Lulu se tourna vers le gros homme éméché qui venait de parler.
 
-Elle m'a dit qu'elle avait 17. J'suis pas allé vérifier ses papiers. Moi, tu sais, quand une minette me reluque sur ma grosse cylindrée, j'ai bien envie d'lui montrer ma deuxième grosse cylindrée. Et j'pense pas à vérifier son âge quand j'vais la brancher.
 
-Bah, d't'façon, tu vas pas allé la r'voir...
 
-Tu commences à m'connaitre, mon gros Marcel. » répondit Lulu en lui décochant un clin d’œil. « Gégé, r'ssers moi une mousse s'te plaît !
 
Le barman, en train d'essuyer un verre, le regarda et lui fit un clin d’œil :
 
-Oui, monsieur Harlucien Durandson.
 
-Arrête avec ça, t'sais bien que j'roule avec une vrai bécane, moi ! Les anglaises, c'est les seules qu'on peut appeler des motos. Pas comme les américaines ou ces trucs de bridés qu'on commence à voir de partout.
 
Il inséra une pièce dans le juke-box, et lança L'Idole des jeunes de Johnny Hallyday.
 
-Tu sais quoi, Gégé ? J'ai la même bécane que celle qu'a Johnny. Donc s'il a lui une Triumph, c'est que tes Harley, c'est d'la merde et tu peux t'les carrer là où j'pense.
 
-Tsst, p'tit merdeux, tu sais bien qu'il change de moto comme de chemise, ton Idole des jeunes.

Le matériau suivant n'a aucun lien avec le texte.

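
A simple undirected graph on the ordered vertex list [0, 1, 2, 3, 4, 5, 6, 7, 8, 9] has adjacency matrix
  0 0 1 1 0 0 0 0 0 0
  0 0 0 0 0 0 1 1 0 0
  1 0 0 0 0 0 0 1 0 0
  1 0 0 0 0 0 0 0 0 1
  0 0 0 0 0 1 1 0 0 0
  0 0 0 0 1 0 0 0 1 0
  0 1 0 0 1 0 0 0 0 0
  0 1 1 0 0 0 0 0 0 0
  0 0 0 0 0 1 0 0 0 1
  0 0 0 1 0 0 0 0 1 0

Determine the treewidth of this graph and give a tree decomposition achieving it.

Each bag holds 3 vertices, so the decomposition has width 2, which upper-bounds the treewidth. The edges 7–1–6–4–5–8–9–3–0–2–7 form a cycle, so G is not a tree and its treewidth is at least 2. Combining the bounds, tw(G) = 2.

Treewidth 2.
One such decomposition:
Bags: B1 = {1, 6, 7}  B2 = {4, 6, 7}  B3 = {4, 5, 7}  B4 = {5, 7, 8}  B5 = {7, 8, 9}  B6 = {3, 7, 9}  B7 = {0, 3, 7}  B8 = {0, 2, 7}
Tree: B1–B2, B2–B3, B3–B4, B4–B5, B5–B6, B6–B7, B7–B8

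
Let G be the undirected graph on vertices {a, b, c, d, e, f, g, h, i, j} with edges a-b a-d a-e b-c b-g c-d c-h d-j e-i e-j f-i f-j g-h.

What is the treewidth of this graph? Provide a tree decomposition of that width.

Each bag holds 3 vertices, so the decomposition has width 2, which upper-bounds the treewidth. For the lower bound, G contains the cycle g–h–c–b–g, so G is not a forest; only forests have treewidth ≤ 1, hence tw(G) ≥ 2. Hence tw(G) = 2 exactly.

Treewidth 2.
One optimal decomposition is:
Bags: B1 = {b, g, h}  B2 = {b, c, h}  B3 = {a, b, c}  B4 = {a, c, d}  B5 = {a, d, e}  B6 = {d, e, j}  B7 = {e, i, j}  B8 = {f, i, j}
Tree: B1–B2, B2–B3, B3–B4, B4–B5, B5–B6, B6–B7, B7–B8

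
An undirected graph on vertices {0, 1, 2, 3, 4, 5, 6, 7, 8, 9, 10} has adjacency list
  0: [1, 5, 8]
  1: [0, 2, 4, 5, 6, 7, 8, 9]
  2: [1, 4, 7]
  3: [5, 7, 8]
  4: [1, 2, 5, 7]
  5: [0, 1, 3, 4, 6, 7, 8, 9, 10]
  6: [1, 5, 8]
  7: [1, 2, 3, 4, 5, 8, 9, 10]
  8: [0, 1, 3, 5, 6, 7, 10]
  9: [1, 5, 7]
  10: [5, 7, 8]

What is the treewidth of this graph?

3

A width-3 tree decomposition is:
Bags: B1 = {1, 5, 6, 8}  B2 = {1, 5, 7, 8}  B3 = {1, 4, 5, 7}  B4 = {0, 1, 5, 8}  B5 = {3, 5, 7, 8}  B6 = {1, 2, 4, 7}  B7 = {1, 5, 7, 9}  B8 = {5, 7, 8, 10}
Tree: B1–B2, B2–B3, B1–B4, B2–B5, B3–B6, B2–B7, B5–B8
Each bag holds 4 vertices, so the decomposition has width 3, which upper-bounds the treewidth. Conversely, {1, 2, 4, 7} is a clique of size 4, and the vertices of any clique must share a bag in every tree decomposition; so some bag has ≥ 4 vertices and tw(G) ≥ 3. Hence tw(G) = 3 exactly.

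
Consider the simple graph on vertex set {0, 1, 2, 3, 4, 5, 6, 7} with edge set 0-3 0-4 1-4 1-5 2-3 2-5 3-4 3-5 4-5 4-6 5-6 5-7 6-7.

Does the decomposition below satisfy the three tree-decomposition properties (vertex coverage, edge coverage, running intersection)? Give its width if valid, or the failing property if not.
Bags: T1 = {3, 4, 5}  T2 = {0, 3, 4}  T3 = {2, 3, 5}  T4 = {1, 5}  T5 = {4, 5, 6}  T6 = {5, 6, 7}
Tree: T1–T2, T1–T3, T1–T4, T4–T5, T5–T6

No — edge (4,1) lies in no bag.

A tree decomposition must satisfy three properties: every vertex lies in some bag; for every edge, both endpoints lie together in some bag; and for every vertex, the bags containing it form a connected subtree. Here edge (4,1) lies in no bag, so the decomposition is invalid.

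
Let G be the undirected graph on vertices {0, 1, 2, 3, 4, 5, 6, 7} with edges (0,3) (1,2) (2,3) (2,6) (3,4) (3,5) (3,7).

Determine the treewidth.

A width-1 tree decomposition is:
Bags: B1 = {2, 3}  B2 = {3, 5}  B3 = {1, 2}  B4 = {0, 3}  B5 = {3, 4}  B6 = {3, 7}  B7 = {2, 6}
Tree: B1–B2, B1–B3, B2–B4, B4–B5, B4–B6, B1–B7
Each bag holds 2 vertices, so the decomposition has width 1, which upper-bounds the treewidth. Any graph with an edge has treewidth ≥ 1, and G has the edge 2–3. The upper and lower bounds meet at 1, so that is the treewidth.

1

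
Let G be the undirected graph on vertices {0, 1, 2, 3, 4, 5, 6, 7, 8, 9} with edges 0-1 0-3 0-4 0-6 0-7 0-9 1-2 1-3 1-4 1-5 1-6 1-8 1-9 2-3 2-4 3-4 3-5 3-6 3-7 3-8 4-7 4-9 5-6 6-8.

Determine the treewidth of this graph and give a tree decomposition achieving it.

Treewidth 3.
Bags: B1 = {0, 1, 3, 6}  B2 = {0, 1, 3, 4}  B3 = {0, 1, 4, 9}  B4 = {1, 3, 6, 8}  B5 = {1, 2, 3, 4}  B6 = {0, 3, 4, 7}  B7 = {1, 3, 5, 6}
Tree: B1–B2, B2–B3, B1–B4, B2–B5, B2–B6, B1–B7

The largest bag has 4 vertices, giving width 3; this decomposition certifies tw(G) ≤ 3. On the other hand G contains the 4-clique {0, 1, 4, 9}. A clique must lie in a single bag of any decomposition, so no decomposition can have width below 3. Combining the bounds, tw(G) = 3.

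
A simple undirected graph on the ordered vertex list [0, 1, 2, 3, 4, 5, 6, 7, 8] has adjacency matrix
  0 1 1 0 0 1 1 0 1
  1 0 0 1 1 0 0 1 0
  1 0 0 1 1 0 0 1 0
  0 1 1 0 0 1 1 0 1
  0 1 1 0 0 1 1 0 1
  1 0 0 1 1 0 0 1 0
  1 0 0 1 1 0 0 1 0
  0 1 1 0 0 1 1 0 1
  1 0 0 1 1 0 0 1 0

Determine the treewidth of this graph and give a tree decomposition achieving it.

Each bag holds 5 vertices, so the decomposition has width 4, which upper-bounds the treewidth. For the lower bound: the 5 vertex sets {0,8}, {3,6}, {1,7}, {4}, {2} are disjoint, each induces a connected subgraph, and every pair is joined by at least one edge of G. Contracting each set to a single vertex therefore yields K_{5} as a minor, and since treewidth is minor-monotone, tw(G) ≥ tw(K_{5}) = 4. Combining the bounds, tw(G) = 4.

Treewidth 4.
One optimal decomposition is:
Bags: B1 = {0, 3, 4, 7, 8}  B2 = {0, 3, 4, 6, 7}  B3 = {0, 1, 3, 4, 7}  B4 = {0, 2, 3, 4, 7}  B5 = {0, 3, 4, 5, 7}
Tree: B1–B2, B2–B3, B3–B4, B4–B5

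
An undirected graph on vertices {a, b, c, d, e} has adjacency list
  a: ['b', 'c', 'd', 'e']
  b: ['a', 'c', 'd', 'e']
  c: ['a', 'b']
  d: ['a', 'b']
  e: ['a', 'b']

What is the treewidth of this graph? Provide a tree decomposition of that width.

Each bag holds 3 vertices, so the decomposition has width 2, which upper-bounds the treewidth. For the lower bound, the 3 vertices {a, b, d} are pairwise adjacent, and any tree decomposition puts a clique entirely inside one bag — forcing width ≥ 2. Therefore the treewidth is 2.

Treewidth 2.
One optimal decomposition is:
Bags: B1 = {a, b, d}  B2 = {a, b, e}  B3 = {a, b, c}
Tree: B1–B2, B1–B3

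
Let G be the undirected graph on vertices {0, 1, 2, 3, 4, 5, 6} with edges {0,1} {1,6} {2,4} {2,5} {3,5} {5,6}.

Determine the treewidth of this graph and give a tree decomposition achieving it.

Treewidth 1.
Bags: B1 = {1, 6}  B2 = {5, 6}  B3 = {2, 5}  B4 = {0, 1}  B5 = {2, 4}  B6 = {3, 5}
Tree: B1–B2, B2–B3, B1–B4, B3–B5, B2–B6

Every bag has size at most 2, so the width is 2 − 1 = 1 and tw(G) ≤ 1. Since G has at least one edge (e.g. 1–6), it is not an edgeless graph, so tw(G) ≥ 1. Hence tw(G) = 1 exactly.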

Aller, bois ta bière et tais-toi, qu'on profite de ta chanson.
 
-Arrête ton char, papi.
 
Lucien vida son verre d'une traite et indiqua la cabine téléphonique :
 
-Elle marche encore, ta cabine ?
 
-J'le veux mon n'veu !
 
Lucien posa un billet de 10 sur le comptoir et se dirigea vers le téléphone au fond du couloir. Il inséra des pièces, tourna le cadran plusieurs fois, et attendit.
 
-Ouai, c'est qui ?
 
-Salut Momo, c'est Lulu.
 
-Ouai, salut Lulu, comment ça va ?
 
-J't'appelle du Six Roses.
 
-Elle était bien ?
 
-Bof. Coincée. Et j'crois qu'elle est amoureuse, c'te conne !
 
-Pff, t'es un vrai queutard sans cervelle, Lulu.
 
-Laisse béton, c'est plus fort que moi. Dis, j'passais en moto et j't'ai croisé l'aut' jour en charmante compagnie, avenue de la République. C'est ta copine ?
 
-Quand ça ?
 
-Samedi dernier, 16h.
 
-Lulu, c'est ma p'tite sœur. Pas touche. Sauf si tu veux la marier. Tu sais, chez nous, on est très réglo sur ces questions là, et mes parents, jamais ils se détourneront de la religion.
 
-Arrête t'sais bien qu'c'est pas pour moi. Dommage, elle est canon...
 
-Lulu ? Stop ton char. La Fatima, tu touches pas. Même moi qui ne suis pas dans l'Islam, j'te laisserais pas faire. Ghayr mukhlis !
 
-Ça va, tout doux, t'excite pas !
 
-Bon, pourquoi tu m'appelles ? Pas pour me demander la main d'ma sœur, j'imagine ?
 
-J'voulais savoir si tu avais reçu de la marchandise. Y a un regroupement square Sarah Bernhardt ce soir. Les Chats Sauvages font un concert Place de la Nation, et on veut aller donner une leçon à leurs fans pour leur montrer c'que c'est, des vrais rockers.
 
-J'ai de la marie-jeanne, de la blanche et quelques trucs chimiques que j'ai jamais encore vu testés. Blousons noirs, chaînes et crans d'arrêt ce soir ?
 
-Ouai. On va leur montrer que les seuls rockers en France, c'est Johnny et Eddy. T'es chaud ?
 
-OK. J'ramène ma marchandise.
 
-Ton engin est réparé, ou j'te prends ?
 
-C'est bon, j'lai retapée aujourd'hui.
 
-D'acc. J'passe chez toi pour... » Lucien retroussa sa manche et regarda sa montre « ...19h30, et on y va fissa. A toute.
 
-A toute.
 
Il raccrocha, alla pisser, puis passa devant le comptoir en lâchant un :
 
-A plus, les gonz'. La prochaine fois, j'vous ramène un p'tit cul d'blonde ou j'paye ma tournée, foi d'Lulu !
 
Quelques rires gras. Le barman le regarda :
 
-Essaye de pas faire trop d'bruit.
 
Arrivé à la porte, Lucien se tourna et dévisagea la salle :
 
-Au démarrage de la moto ou dans les chiottes ?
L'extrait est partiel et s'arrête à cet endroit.